Manipulating the energy of who we are to identify a "me" is a manufacturing of energy to create a reality. Since the energy is then filtered through this "me" the reality formed is only an interpretation of actual reality.This delusion gains its power by the person believing in it. They have shifted their focus from their true form through a "me" and exist only in this manufactured reality. In the best of times this reality coexists harmoniously with the manufactured realities of others. In the worst of times it is discordant with the realities of others. We believe everything is happening "to me". We then fight this by chasing desire while avoiding that which we feel is unpleasant. This action only causes us to become even more ensnared in the delusion. Eventually we believe nothing else but this. The Matrix, looking in the pensive, hamster on the wheel are all metaphors for this. We are chasing a carrot we ourselves have placed out of reach.

In the end we desire and avoid that which we can't exactly remember. The stimuli become too overwhelming to handle all at once and our reality begins to degrade.  When we use the disrupted reflection, or sonic ping, of reality created by the reverberation of our manufactured energy we create an alternate reality. Even if the differences between actual reality and manufactured reality are not perceivable to the naked eye they are there. We continue the cycle by continuing to manufacture our energy in order to manipulate the now alternate reality only to have our manufactured energy once again reverberated back to us causing a shift and new alternate reality. It's like making a copy of a copy of a copy. Eventually it degrades to become useless and illegible. We may never see this error as we completely commit to the "me" which brings the alternate reality. We have ignored our true selves to the point where we can no longer even believe in the possibility of it. The delusion becomes reality; we get lost in the matrix and define happiness as the absence of sadness. True happiness simply doesn't exist in the matrix. We cannot manipulate energy outside of ourselves into happiness then take it into ourselves. It is, by the act of manufacturing it, foreign, an illusion. Happiness doesn't exist there.

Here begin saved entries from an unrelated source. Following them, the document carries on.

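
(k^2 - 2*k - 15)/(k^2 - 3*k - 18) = (k - 5)/(k - 6)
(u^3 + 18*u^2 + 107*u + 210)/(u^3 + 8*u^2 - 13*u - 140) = (u + 6)/(u - 4)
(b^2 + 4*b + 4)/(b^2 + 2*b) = (b + 2)/b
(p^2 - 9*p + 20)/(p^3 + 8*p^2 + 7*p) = (p^2 - 9*p + 20)/(p*(p^2 + 8*p + 7))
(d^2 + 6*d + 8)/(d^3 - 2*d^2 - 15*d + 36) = (d + 2)/(d^2 - 6*d + 9)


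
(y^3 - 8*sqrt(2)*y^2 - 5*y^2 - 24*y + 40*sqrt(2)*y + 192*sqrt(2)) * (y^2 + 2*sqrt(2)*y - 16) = y^5 - 6*sqrt(2)*y^4 - 5*y^4 - 72*y^3 + 30*sqrt(2)*y^3 + 240*y^2 + 272*sqrt(2)*y^2 - 640*sqrt(2)*y + 1152*y - 3072*sqrt(2)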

We finally discover that true happiness is actually the very makeup of our true selves. It is the energy field of all. We all exist in it all the time; we area part of the happiness solution, not a colloid. It is when we extract ourselves from the whole in order to own the whole in order to own happiness that we experience the lack of happiness. We create the paradox of samsara, which is the delusion that we are anything other than a part of the whole. Understanding this we begin to cut away at our delusions, at the cords ofattachment which we have put in place while we thought we were chasing happiness. The cords of attachment only serve to hold us against the natural ebb and flow of life. When we cut them and let go, really let go and float with the current we become the current, we become the stream, the continent, the planet, the galaxy, the universe, nothing.  We are one giant schizophrenic mind which has forgotten that it is one voice, one being, one energy containing all. If we, as a whole, can remember that maybe we can remember that we are no mind at all and fully realize nothingness, the complete surrender, the absence of control, the blending of ebb and flow, nothing and everything all at once.

I believe to find this each of us has to let go, drop the illusion, awaken and simply be. We must walk within the light of truth always and become the light until the light becomes the beam it projects. Until there is no beginning and no ending. Only then can we understand true happiness, until then it is only an interpretation of a memory of being whole many lifetimes ago, covered by the bodies of ego we and others have inhabited in order to find what was innately there to begin with.  We can't be two places at once, but we can be everywhere and nowhere at once.